A Thousand Days In Venice by Marlena De Blasi
The authour was on vacation in Venice when she met a stranger named Fernando. Barely knowing one another, but suddenly and deeply in love, they made plans for her to sell her home, quit her job, and leave her life and grown children behind in America. She would move to Venice into his tiny, shabby apartment, and they would marry and start a new life together.
The story includes all the usual moving-to-a-foreign-place problems with government red tape, a new language to learn, cultural missteps, etc, but the heart of the story is the whirlwind romance.
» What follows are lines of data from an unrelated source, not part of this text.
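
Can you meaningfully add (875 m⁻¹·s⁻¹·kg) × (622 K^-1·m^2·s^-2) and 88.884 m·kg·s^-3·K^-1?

Reduce each to base SI dimensions:
  (875 m⁻¹·s⁻¹·kg) × (622 K^-1·m^2·s^-2):  [kg·m⁻¹·s⁻¹] · [m²·s⁻²·K⁻¹] = kg·m·s⁻³·K⁻¹
  88.884 m·kg·s^-3·K^-1:  kg·m·s⁻³·K⁻¹
Both are kg·m·s⁻³·K⁻¹, so they have the same dimensions and can be added.

Yes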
Romance stories have never been my cup of tea but in this one the authour wrote a lot about the people, streets and shops of Venice and for me that made it worthwhile. I didn't love it, but I didn't dislike it either.
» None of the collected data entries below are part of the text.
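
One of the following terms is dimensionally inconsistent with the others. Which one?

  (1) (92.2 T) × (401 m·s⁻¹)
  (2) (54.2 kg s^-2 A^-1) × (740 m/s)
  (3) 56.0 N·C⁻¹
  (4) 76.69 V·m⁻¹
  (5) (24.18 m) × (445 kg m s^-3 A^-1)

In SI base units:
  (1) [kg·s⁻²·A⁻¹] · [m·s⁻¹] = kg·m·s⁻³·A⁻¹
  (2) [kg·s⁻²·A⁻¹] · [m·s⁻¹] = kg·m·s⁻³·A⁻¹
  (3) N·C⁻¹ = kg·m·s⁻²·(s·A)⁻¹ = kg·m·s⁻³·A⁻¹
  (4) V·m⁻¹ = J·C⁻¹·m⁻¹ = kg·m·s⁻³·A⁻¹
  (5) [m] · [kg·m·s⁻³·A⁻¹] = kg·m²·s⁻³·A⁻¹
All reduce to kg·m·s⁻³·A⁻¹ except (5), which is kg·m²·s⁻³·A⁻¹.

(5)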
This little book gives the reader only a small slice of their overall story; it ends as they are at another beginning. They renovated the Venetian apartment and got married, and the book was winding down when Fernando decided to quit his job. They sold the apartment, bought an inn and prepared to become innkeepers in another part of Italy, then the story ended. It didn't feel right stopping there but the title gives fair warning so I shouldn't have been disappointed.
Marlena De Blasi is an accomplished chef as well as a writer and has filled the last chapter with recipes from her time in Venice. I always appreciate a travel book more when it includes recipes, but here they are all clumped together at the end and it would have been nicer if they'd been sprinkled throughout and included as part of whatever story they belonged to.
All in all A Thousand Days In Venice was just ok for me. It was an entertaining interlude between other books, but I'm afraid I found it less than memorable.